Außenminister Ayrault fordert Russland zum Ende der Bombardierungen in Syrien auf [fr]

In einem Interview mit der Tageszeitung Le Monde vom 28. August 2016 fordert Außenminister Jean-Marc Ayrault die Beendigung der Bombardierungen in Syrien durch das Regime und Russland. Zudem spricht er sich in Folge der Veröffentlichung des entsprechenden UN-Berichts für die Bestrafung der Schuldigen des Einsatzes von chemischen Waffen in dem Konflikt aus. (Auszüge)

Schaffen die Beweise über den Einsatz chemischer Waffen durch das syrische Regime eine andere Ausgangslage?
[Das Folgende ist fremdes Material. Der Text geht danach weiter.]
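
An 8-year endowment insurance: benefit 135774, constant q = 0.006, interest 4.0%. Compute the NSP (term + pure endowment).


Term component = 5377.6273
Pure endowment = 8_p_x * v^8 * benefit = 0.952996 * 0.73069 * 135774 = 94545.5241
NSP = 99923.1514


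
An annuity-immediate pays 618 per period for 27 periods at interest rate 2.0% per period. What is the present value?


PV = PMT * (1 - (1+i)^(-n)) / i
= 618 * (1 - (1+0.02)^(-27)) / 0.02
= 618 * (1 - 0.585862) / 0.02
= 618 * 20.706898
= 12796.8628


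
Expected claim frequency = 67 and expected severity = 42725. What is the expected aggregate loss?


E[S] = E[N] * E[X]
= 67 * 42725
= 2.8626e+06


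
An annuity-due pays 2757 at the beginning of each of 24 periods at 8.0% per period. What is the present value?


PV_due = PMT * (1-(1+i)^(-n))/i * (1+i)
PV_immediate = 29027.7866
PV_due = 29027.7866 * 1.08
= 31350.0095


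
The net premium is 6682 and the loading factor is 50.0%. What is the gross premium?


Gross = net * (1 + loading)
= 6682 * (1 + 0.5)
= 6682 * 1.5
= 10023.0


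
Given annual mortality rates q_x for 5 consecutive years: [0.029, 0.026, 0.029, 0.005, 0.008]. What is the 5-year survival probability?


p_k = 1 - q_k for each year
Survival = product of (1 - q_k)
= 0.971 * 0.974 * 0.971 * 0.995 * 0.992
= 0.9064


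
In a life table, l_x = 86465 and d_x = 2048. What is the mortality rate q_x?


q_x = d_x / l_x
= 2048 / 86465
= 0.0237


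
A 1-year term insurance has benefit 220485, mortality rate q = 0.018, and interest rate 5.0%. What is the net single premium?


NSP = benefit * q * v
v = 1/(1+i) = 0.952381
NSP = 220485 * 0.018 * 0.952381
= 3779.7429


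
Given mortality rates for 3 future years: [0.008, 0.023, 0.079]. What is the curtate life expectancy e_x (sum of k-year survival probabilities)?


e_x = sum_{k=1}^{n} k_p_x
k_p_x values:
  1_p_x = 0.992
  2_p_x = 0.969184
  3_p_x = 0.892618
e_x = 2.8538


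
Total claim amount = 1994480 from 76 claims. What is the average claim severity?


severity = total / number
= 1994480 / 76
= 26243.1579


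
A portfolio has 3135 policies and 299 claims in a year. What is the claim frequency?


frequency = claims / policies
= 299 / 3135
= 0.0954


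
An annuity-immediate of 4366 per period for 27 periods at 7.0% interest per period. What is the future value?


FV = PMT * ((1+i)^n - 1) / i
= 4366 * ((1.07)^27 - 1) / 0.07
= 4366 * (6.213868 - 1) / 0.07
= 325196.3724


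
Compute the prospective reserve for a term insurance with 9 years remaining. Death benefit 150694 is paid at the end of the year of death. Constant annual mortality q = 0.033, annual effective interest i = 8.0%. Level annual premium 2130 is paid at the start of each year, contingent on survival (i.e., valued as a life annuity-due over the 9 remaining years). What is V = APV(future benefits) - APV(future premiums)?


v = 1/(1+i) = 0.925926
APV(future benefits) per unit = sum_{k=0}^{8} k_p_x * q * v^(k+1) = 0.184026
APV(future benefits) = 150694 * 0.184026 = 27731.6734
Life annuity-due factor ä_{x:9} = sum_{k=0}^{8} k_p_x * v^k = 6.022682
APV(future premiums) = 2130 * 6.022682 = 12828.3126
V = 27731.6734 - 12828.3126
= 14903.3608


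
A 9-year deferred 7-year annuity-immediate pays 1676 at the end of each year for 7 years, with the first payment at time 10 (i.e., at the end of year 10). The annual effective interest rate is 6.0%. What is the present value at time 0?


PV at time 9 of the 7-year annuity-immediate:
a_n = 1676 * (1-(1+0.06)^(-7))/0.06 = 9356.0713
Discount back 9 years to time 0:
PV = 9356.0713 * (1+0.06)^(-9)
= 9356.0713 * 0.591898
= 5537.8442


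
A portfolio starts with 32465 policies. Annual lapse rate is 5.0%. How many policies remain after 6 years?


remaining = initial * (1 - lapse)^years
= 32465 * (1 - 0.05)^6
= 32465 * 0.735092
= 23864.7582


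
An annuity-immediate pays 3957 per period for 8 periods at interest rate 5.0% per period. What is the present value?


PV = PMT * (1 - (1+i)^(-n)) / i
= 3957 * (1 - (1+0.05)^(-8)) / 0.05
= 3957 * (1 - 0.676839) / 0.05
= 3957 * 6.463213
= 25574.9329


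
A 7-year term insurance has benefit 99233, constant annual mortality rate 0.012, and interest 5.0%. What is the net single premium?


NSP = benefit * sum_{k=0}^{n-1} k_p_x * q * v^(k+1)
With constant q=0.012, v=0.952381
Sum = 0.067144
NSP = 99233 * 0.067144
= 6662.8737


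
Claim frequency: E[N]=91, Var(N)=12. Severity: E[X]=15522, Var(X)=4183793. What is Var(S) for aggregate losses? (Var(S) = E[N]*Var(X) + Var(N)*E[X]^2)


Var(S) = E[N]*Var(X) + Var(N)*E[X]^2
= 91*4183793 + 12*15522^2
= 380725163 + 2891189808
= 3.2719e+09


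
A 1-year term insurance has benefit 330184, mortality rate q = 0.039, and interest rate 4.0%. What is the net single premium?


NSP = benefit * q * v
v = 1/(1+i) = 0.961538
NSP = 330184 * 0.039 * 0.961538
= 12381.9


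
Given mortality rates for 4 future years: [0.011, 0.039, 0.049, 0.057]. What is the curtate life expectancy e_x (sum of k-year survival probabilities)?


e_x = sum_{k=1}^{n} k_p_x
k_p_x values:
  1_p_x = 0.989
  2_p_x = 0.950429
  3_p_x = 0.903858
  4_p_x = 0.852338
e_x = 3.6956


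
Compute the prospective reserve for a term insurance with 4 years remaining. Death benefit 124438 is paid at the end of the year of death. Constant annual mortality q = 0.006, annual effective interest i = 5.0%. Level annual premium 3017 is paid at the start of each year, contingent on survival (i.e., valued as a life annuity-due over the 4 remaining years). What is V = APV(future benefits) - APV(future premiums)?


v = 1/(1+i) = 0.952381
APV(future benefits) per unit = sum_{k=0}^{3} k_p_x * q * v^(k+1) = 0.021093
APV(future benefits) = 124438 * 0.021093 = 2624.7359
Life annuity-due factor ä_{x:4} = sum_{k=0}^{3} k_p_x * v^k = 3.691226
APV(future premiums) = 3017 * 3.691226 = 11136.4291
V = 2624.7359 - 11136.4291
= -8511.6931


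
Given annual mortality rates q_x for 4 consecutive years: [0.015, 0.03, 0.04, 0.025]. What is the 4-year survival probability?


p_k = 1 - q_k for each year
Survival = product of (1 - q_k)
= 0.985 * 0.97 * 0.96 * 0.975
= 0.8943


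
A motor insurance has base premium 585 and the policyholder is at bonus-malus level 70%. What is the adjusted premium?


adjusted = base * BM_level / 100
= 585 * 70 / 100
= 585 * 0.7
= 409.5


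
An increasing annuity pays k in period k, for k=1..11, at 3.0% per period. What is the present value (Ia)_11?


(Ia)_n = sum_{k=1}^{n} k * v^k, v = 1/(1+i)
v = 0.970874
Sum computed term by term:
(Ia)_11 = 52.7856


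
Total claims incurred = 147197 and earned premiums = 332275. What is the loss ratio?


Loss ratio = claims / premiums
= 147197 / 332275
= 0.443


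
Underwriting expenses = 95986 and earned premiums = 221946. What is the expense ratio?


Expense ratio = expenses / premiums
= 95986 / 221946
= 0.4325


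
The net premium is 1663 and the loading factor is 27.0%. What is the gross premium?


Gross = net * (1 + loading)
= 1663 * (1 + 0.27)
= 1663 * 1.27
= 2112.01


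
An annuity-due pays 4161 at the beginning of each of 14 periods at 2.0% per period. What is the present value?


PV_due = PMT * (1-(1+i)^(-n))/i * (1+i)
PV_immediate = 50374.1011
PV_due = 50374.1011 * 1.02
= 51381.5832


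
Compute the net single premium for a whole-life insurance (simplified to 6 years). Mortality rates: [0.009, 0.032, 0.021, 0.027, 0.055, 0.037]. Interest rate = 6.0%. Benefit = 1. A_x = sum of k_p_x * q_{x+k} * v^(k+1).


v = 0.943396
Year 0: k_p_x=1.0, q=0.009, term=0.008491
Year 1: k_p_x=0.991, q=0.032, term=0.028224
Year 2: k_p_x=0.959288, q=0.021, term=0.016914
Year 3: k_p_x=0.939143, q=0.027, term=0.020085
Year 4: k_p_x=0.913786, q=0.055, term=0.037556
Year 5: k_p_x=0.863528, q=0.037, term=0.022524
A_x = 0.1338


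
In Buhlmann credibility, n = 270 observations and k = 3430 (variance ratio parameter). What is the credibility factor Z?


Z = n / (n + k)
= 270 / (270 + 3430)
= 270 / 3700
= 0.073


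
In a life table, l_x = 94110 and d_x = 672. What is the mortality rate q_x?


q_x = d_x / l_x
= 672 / 94110
= 0.0071


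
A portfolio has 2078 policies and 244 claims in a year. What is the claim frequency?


frequency = claims / policies
= 244 / 2078
= 0.1174


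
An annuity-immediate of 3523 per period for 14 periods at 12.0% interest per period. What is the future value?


FV = PMT * ((1+i)^n - 1) / i
= 3523 * ((1.12)^14 - 1) / 0.12
= 3523 * (4.887112 - 1) / 0.12
= 114119.1382


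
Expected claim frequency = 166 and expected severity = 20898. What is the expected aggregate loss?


E[S] = E[N] * E[X]
= 166 * 20898
= 3.4691e+06


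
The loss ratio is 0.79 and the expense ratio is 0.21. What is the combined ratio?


Combined ratio = loss ratio + expense ratio
= 0.79 + 0.21
= 1.0


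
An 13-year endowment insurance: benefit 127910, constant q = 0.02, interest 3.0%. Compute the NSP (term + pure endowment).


Term component = 24371.1105
Pure endowment = 13_p_x * v^13 * benefit = 0.769022 * 0.680951 * 127910 = 66982.2238
NSP = 91353.3343


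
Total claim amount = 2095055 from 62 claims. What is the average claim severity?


severity = total / number
= 2095055 / 62
= 33791.2097


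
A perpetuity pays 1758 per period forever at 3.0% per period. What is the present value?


PV = PMT / i
= 1758 / 0.03
= 58600.0


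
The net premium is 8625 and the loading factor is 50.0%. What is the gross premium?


Gross = net * (1 + loading)
= 8625 * (1 + 0.5)
= 8625 * 1.5
= 12937.5


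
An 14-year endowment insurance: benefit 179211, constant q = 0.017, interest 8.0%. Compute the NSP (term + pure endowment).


Term component = 22996.9025
Pure endowment = 14_p_x * v^14 * benefit = 0.786592 * 0.340461 * 179211 = 47993.3799
NSP = 70990.2824


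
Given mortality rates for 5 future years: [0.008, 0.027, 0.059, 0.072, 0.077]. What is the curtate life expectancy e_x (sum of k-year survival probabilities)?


e_x = sum_{k=1}^{n} k_p_x
k_p_x values:
  1_p_x = 0.992
  2_p_x = 0.965216
  3_p_x = 0.908268
  4_p_x = 0.842873
  5_p_x = 0.777972
e_x = 4.4863


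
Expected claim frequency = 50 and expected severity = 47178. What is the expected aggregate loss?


E[S] = E[N] * E[X]
= 50 * 47178
= 2.3589e+06


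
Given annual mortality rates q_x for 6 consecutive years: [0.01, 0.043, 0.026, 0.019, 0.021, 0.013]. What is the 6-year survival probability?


p_k = 1 - q_k for each year
Survival = product of (1 - q_k)
= 0.99 * 0.957 * 0.974 * 0.981 * 0.979 * 0.987
= 0.8747


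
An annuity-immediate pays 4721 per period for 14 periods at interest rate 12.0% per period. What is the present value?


PV = PMT * (1 - (1+i)^(-n)) / i
= 4721 * (1 - (1+0.12)^(-14)) / 0.12
= 4721 * (1 - 0.20462) / 0.12
= 4721 * 6.628168
= 31291.5822


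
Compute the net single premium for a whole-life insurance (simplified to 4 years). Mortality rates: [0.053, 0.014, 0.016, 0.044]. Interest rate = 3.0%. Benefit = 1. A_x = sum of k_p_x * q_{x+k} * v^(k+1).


v = 0.970874
Year 0: k_p_x=1.0, q=0.053, term=0.051456
Year 1: k_p_x=0.947, q=0.014, term=0.012497
Year 2: k_p_x=0.933742, q=0.016, term=0.013672
Year 3: k_p_x=0.918802, q=0.044, term=0.035919
A_x = 0.1135


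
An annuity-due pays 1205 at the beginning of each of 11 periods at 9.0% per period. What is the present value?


PV_due = PMT * (1-(1+i)^(-n))/i * (1+i)
PV_immediate = 8200.2546
PV_due = 8200.2546 * 1.09
= 8938.2775


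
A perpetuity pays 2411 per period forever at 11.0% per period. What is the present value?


PV = PMT / i
= 2411 / 0.11
= 21918.1818


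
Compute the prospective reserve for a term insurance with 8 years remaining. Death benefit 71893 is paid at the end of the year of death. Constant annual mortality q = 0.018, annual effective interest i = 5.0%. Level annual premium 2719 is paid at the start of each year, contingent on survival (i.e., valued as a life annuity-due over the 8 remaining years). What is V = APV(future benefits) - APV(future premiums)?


v = 1/(1+i) = 0.952381
APV(future benefits) per unit = sum_{k=0}^{7} k_p_x * q * v^(k+1) = 0.109774
APV(future benefits) = 71893 * 0.109774 = 7891.9744
Life annuity-due factor ä_{x:8} = sum_{k=0}^{7} k_p_x * v^k = 6.403477
APV(future premiums) = 2719 * 6.403477 = 17411.0539
V = 7891.9744 - 17411.0539
= -9519.0796


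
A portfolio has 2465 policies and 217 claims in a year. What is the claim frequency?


frequency = claims / policies
= 217 / 2465
= 0.088


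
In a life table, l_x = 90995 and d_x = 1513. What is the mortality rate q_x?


q_x = d_x / l_x
= 1513 / 90995
= 0.0166


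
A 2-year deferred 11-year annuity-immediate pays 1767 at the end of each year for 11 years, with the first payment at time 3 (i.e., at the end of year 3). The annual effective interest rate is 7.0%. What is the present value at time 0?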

Jeder muss nun Verantwortung übernehmen. Das Regime hat mindestens zwei Mal chemische Waffen gegen seine Bevölkerung eingesetzt. Das geht aus den Schlussfolgerungen eines Berichts des Untersuchungsmechanismus (Joint Investigative Mechanisme) hervor, den der UN-Sicherheitsrat zusammen mit der Organisation für das Verbot chemischer Waffen eingerichtet hat, und dessen Glaubwürdigkeit unumstritten ist. Die Ermittler haben nach langen Untersuchungen aufgedeckt, dass das Regime die 2013 mit dem Beitritt zum Chemiewaffenübereinkommen und dem Abbau seines Arsenals unter internationaler Aufsicht eingegangen Verpflichtungen nicht eingehalten hat. Der Bericht deckt ferner auf, dass die Organisation Islamischer Staat, kurz Daesch, mindestens einmal chemische Waffen eingesetzt hat.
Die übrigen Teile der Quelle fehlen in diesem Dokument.